Auch Menschen auf der Flucht wird während der Pandemie der Schutz vor dem Virus, sowie der Zugang zu medizinischer Versorgung und den Grundbedürfnissen des alltäglichen Lebens erheblich erschwert. In den gesellschaftlichen und politischen Debatten werden die katastrophalen Bedingungen, unter denen Menschen auf der Flucht leben, kaum thematisiert. Vielmehr setzt sich ein gesellschaftlicher Zustand der emotionalen Verrohung und Gleichgültigkeit fort. Die Sicherung nationaler Grenzen wird zur obersten Priorität, was gehäuft zu Pushbacks und rassistischer Polizeigewalt unter dem Vorwand der Pandemiebekämpfung führt. Europa schottet sich dabei in gewohnt menschenverachtender Manier ab und nimmt bewusst den Tod von Menschen im Mittelmeer und im polnisch-belarussischen Grenzgebiet in Kauf.

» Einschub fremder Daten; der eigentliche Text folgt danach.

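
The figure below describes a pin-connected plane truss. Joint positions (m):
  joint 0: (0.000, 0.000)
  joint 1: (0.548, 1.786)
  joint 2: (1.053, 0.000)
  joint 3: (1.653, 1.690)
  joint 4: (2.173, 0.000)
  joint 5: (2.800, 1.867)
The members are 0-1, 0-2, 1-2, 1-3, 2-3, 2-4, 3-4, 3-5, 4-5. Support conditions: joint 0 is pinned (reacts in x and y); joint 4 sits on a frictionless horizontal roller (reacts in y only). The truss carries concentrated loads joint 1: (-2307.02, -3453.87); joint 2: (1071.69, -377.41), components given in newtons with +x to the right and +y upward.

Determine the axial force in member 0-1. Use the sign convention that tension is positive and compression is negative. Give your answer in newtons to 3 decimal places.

-4888.575

N=6 nodes, M=9 members, R=3 reactions → 2N=12, M+R=12
member 0 (0-1): L=1.8682, (cx,cy)=(0.2933,0.9560)
member 1 (0-2): L=1.0530, (cx,cy)=(1.0000,0.0000)
member 2 (1-2): L=1.8560, (cx,cy)=(0.2721,-0.9623)
member 3 (1-3): L=1.1092, (cx,cy)=(0.9962,-0.0866)
member 4 (2-3): L=1.7933, (cx,cy)=(0.3346,0.9424)
member 5 (2-4): L=1.1200, (cx,cy)=(1.0000,0.0000)
member 6 (3-4): L=1.7682, (cx,cy)=(0.2941,-0.9558)
member 7 (3-5): L=1.1606, (cx,cy)=(0.9883,0.1525)
member 8 (4-5): L=1.9695, (cx,cy)=(0.3184,0.9480)
solve A·x = −loads:
  F[0-1] = -4888.5752 N (compression)
  F[0-2] = +198.6527 N (tension)
  F[1-2] = +1218.5898 N (tension)
  F[1-3] = +543.5143 N (tension)
  F[2-3] = -843.8349 N (compression)
  F[2-4] = -259.1531 N (compression)
  F[3-4] = +881.2159 N (tension)
  F[3-5] = -0.0000 N (tension)
  F[4-5] = -0.0000 N (tension)
  Rx@0 = +1235.3300 N
  Ry@0 = +4673.5277 N
  Ry@4 = -842.2477 N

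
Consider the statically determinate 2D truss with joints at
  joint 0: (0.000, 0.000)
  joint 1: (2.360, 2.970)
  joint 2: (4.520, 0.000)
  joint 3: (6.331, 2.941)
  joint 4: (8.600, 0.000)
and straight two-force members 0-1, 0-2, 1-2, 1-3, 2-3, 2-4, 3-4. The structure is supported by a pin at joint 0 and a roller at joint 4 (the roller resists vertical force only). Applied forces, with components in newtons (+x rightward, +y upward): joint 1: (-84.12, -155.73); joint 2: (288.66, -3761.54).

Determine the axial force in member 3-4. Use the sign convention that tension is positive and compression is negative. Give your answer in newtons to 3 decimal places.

-2514.270

N=5 nodes, M=7 members, R=3 reactions → 2N=10, M+R=10
member 0 (0-1): L=3.7935, (cx,cy)=(0.6221,0.7829)
member 1 (0-2): L=4.5200, (cx,cy)=(1.0000,0.0000)
member 2 (1-2): L=3.6724, (cx,cy)=(0.5882,-0.8087)
member 3 (1-3): L=3.9711, (cx,cy)=(1.0000,-0.0073)
member 4 (2-3): L=3.4539, (cx,cy)=(0.5243,0.8515)
member 5 (2-4): L=4.0800, (cx,cy)=(1.0000,0.0000)
member 6 (3-4): L=3.7145, (cx,cy)=(0.6108,-0.7918)
solve A·x = −loads:
  F[0-1] = -2460.7688 N (compression)
  F[0-2] = +1735.4331 N (tension)
  F[1-2] = +2214.4899 N (tension)
  F[1-3] = -2749.3467 N (compression)
  F[2-3] = +2314.2465 N (tension)
  F[2-4] = +1535.8221 N (tension)
  F[3-4] = -2514.2705 N (compression)
  Rx@0 = -204.5400 N
  Ry@0 = +1926.5901 N
  Ry@4 = +1990.6799 N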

Die Hinwendung zum Nationalstaat als Ausgangspunkt für die Pandemieeindämmung stellt sich spätestens dann als lächerlich heraus, wenn ein Verständnis darüber herrscht, welches aufgezwungene Konzept hinter einer Nation steckt. Ein Virus wird keinen Halt vor konstruierten Grenzen machen.

Gefragt sind gleichberechtigte, kollektive und globale Überlegungen, um die Covid-19 Pandemie einzudämmen. Ein erster Schritt wäre die Patentfreigabe von Impfstoffen, um allen Menschen den Zugang zur einer Schutzimpfung zu ermöglichen, damit die Gesundheitssysteme entlastet werden und keine weiteren Menschenleben Profitinteressen zum Opfer fallen.
 


Aus unserer Sicht muss eine linksradikale Kritik an Coronaleugner*innen und staatlicher Coronapolitik die bestehenden Verhältnisse ablehnen und Alternativen aufzeigen. An diesem Punkt ist auch ein ehrliches Eingeständnis notwendig: Vergangene Versuche linke, progressive Perspektiven auf die Straße zu tragen, gescheitert sind, gerade deswegen ist ein weiterer Versuch unerlässlich. Im Zuge der Kampagne möchten wir verschiedene linke Analysen der breiten Öffentlichkeit zugänglich machen und somit inhaltliche Auseinandersetzungen anstoßen; diese unterliegen allerdings stets unserem derzeitigen Wissensstand und sind somit immer bis zu einem gewissen Grad begrenzt. Wir beanspruchen deshalb keine absolute Wahrheit für uns.

Das Gefühl der Ohnmacht den Coronaleugner*innen wenig entgegensetzen zu können und den Frust über die bestehenden Verhältnisse, die durch das staatliche Corona-Missmanagement noch stärker ersichtlich wurden, müssen mit kollektiven, emanzipatorischen Lösungen beantwortet werden. Wir müssen raus aus der Beobachter*innenperspektive, Mitmachen ist gefragt! Denn nur durch gemeinsamen Austausch und die Verbindung sozialer Kämpfe kann eine bessere Zukunft für uns alle entstehen. Öffentlicher Raum muss wieder eingenommen werden und den wissenschaftsfeindlichen, menschenverachtenden und antisemitischen Diskursen der Coronaleugner*innen, muss ein Diskurs über Solidarität entgegengesetzt werden. Unser Solidaritätsbegriff geht dabei über den staatlich suggerierten – der nur die Einhaltung der Coronamaßnahmen vorsieht – hinaus und strebt ein befreite Gesellschaft zugunsten aller an. Raus aus der Ohnmacht – eine andere Welt ist möglich!